Karolayne Coelho Navarro, Nathalia Layce Noronha Teixeira, Izabela Fernanda Ribeiro Masson, Kássia Rejane Oliveira Bueno, Antonio Carlos de Souza

Abstract


1 INTRODUÇÃO

O manejo do paciente traumatizado é renovado a cada quatro anos pelo manual Advanced Trauma Life Support (ATLS) e treinamento médico desenvolvido pelo American College of Surgeons. Assim, esta revisão do ATLS traz as novas atualizações do capítulo referente à abordagem inicial ao paciente com choque no trauma.

 

2 METODOLOGIA

Com o propósito de se alcançar o objetivo deste estudo, foi realizado uma revisão sistemática de literatura e uma análise rigorosa do capítulo de choque ATLS 9ª edição do ano de 2014 em comparação com a 10ª edição lançado em 2018. Além disso, foi utilizado um artigo científico publicado em 2017, disponível na base de dados SciELO, e encontrado por meio do descritor “Tromboelastometria”.

 

3 DISCUSSÃO

Entre as atualizações quanto ao atendimento inicial do choque, tem-se a alteração do cateter venoso alibre 14 para menor (até 18), utilizando-o para obter apenas um acesso periférico e repondo 1L de cristaloide. Ainda, modificou a regra de 3:1, em que a cada 1mL de sangue perdido repõe 3mL de cristaloide, para de 1:1:1, em que repõe 1 concentrado, 1 plaqueta e 1 plasma fresco. Após esse volume avalia-se a necessidade de transfusão sanguínea. Considerando a tríade letal, hipotermia, acidose e distúrbios na coagulação, a avaliação precisa dos componentes de hemoderivados, passa a recomendar a   Tromboelastometria (TEM). A TEM é expressa em  um gráfico com quatro pontos de avaliação, o Clotting Time (CT), o Ângulo Alfa (AA), a Maximum Clot Firmness (MCF) e Maximum Lysis ML). O CT equivale ao tempo até começo da formação do coágulo, quando prolongado significa deficiência dos fatores de coagulação, sendo necessário plasma fresco congelado.

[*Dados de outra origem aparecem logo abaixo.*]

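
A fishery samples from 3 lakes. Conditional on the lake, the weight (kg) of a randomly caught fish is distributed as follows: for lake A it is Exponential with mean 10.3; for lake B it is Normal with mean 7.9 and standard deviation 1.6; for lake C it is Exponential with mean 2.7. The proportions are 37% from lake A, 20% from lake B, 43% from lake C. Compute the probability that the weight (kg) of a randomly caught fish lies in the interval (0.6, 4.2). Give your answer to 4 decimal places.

Conditional on each lake, P(0.6 < X < 4.2): A: 0.278278; B: 0.0103725; C: 0.589665.
By total probability, P(0.6 < X < 4.2) = 0.37·0.278278 + 0.2·0.0103725 + 0.43·0.589665 = 0.358593.

0.3586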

O AA é a angulação descrita pelo estado de coagulabilidade do paciente e avalia a necessidade de fibrinogênio, quanto mais agudo mais hipocoagulável, o obtuso é a tendência a hipercoagulabilidade. O MCF indica a qualidade do coágulo, quedas na amplitude indica carência de plaquetas. O ML interpreta a fibrinólise, quando reduzido aponta a demanda de Ácido Tranexâmico afim de reduzir a mortalidade do paciente.

 

4 CONCLUSÃO

Recentemente as recomendações para a abordagem inicial ao paciente com trauma grave e choque foram revistas. A partir da análise percebe-se que se deixou para trás aquela ideia de hiperhidratar o paciente, além de ter demonstrado a importância da TEM. Dessa forma, a TEM fornece dados objetivos para indicar as necessidades reais de hemoderivados resultando em menor mortalidade no trauma grave. 


Keywords


Thromboelastometry, Thromboelastography, Hypovolemic shock.

References


AMERICAN COLLEGE OF SURGIONS COMMITTEE ON TRAUMA. Advanced Trauma Life Suport – ATLS. 9 ed., 2014.

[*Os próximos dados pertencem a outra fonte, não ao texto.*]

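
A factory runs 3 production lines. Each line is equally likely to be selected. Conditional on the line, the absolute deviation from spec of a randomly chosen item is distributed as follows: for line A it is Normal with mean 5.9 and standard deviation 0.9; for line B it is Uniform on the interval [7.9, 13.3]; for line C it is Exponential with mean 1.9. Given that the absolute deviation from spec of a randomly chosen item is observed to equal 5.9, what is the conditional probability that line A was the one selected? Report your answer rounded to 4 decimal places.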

AMERICAN COLLEGE OF SURGIONS COMMITTEE ON TRAUMA. Advanced Trauma Life Suport – ATLS. 10 ed., 2018.

CROCHEMORE, Tomaz et al. A new era of thromboelastometry. Einstein (São Paulo), Sept 2017, vol.15, no.3, p.380-385. ISSN 1679-4508.

LÓPEZ, Marina Sol et al. Tromboelastometría y tromboelastografía. Acta Bioquímica Clínica Latinoamericana, 2016; 50 (2): 319-28. Buenos Aires, Argentina. ISSN 0325-2957.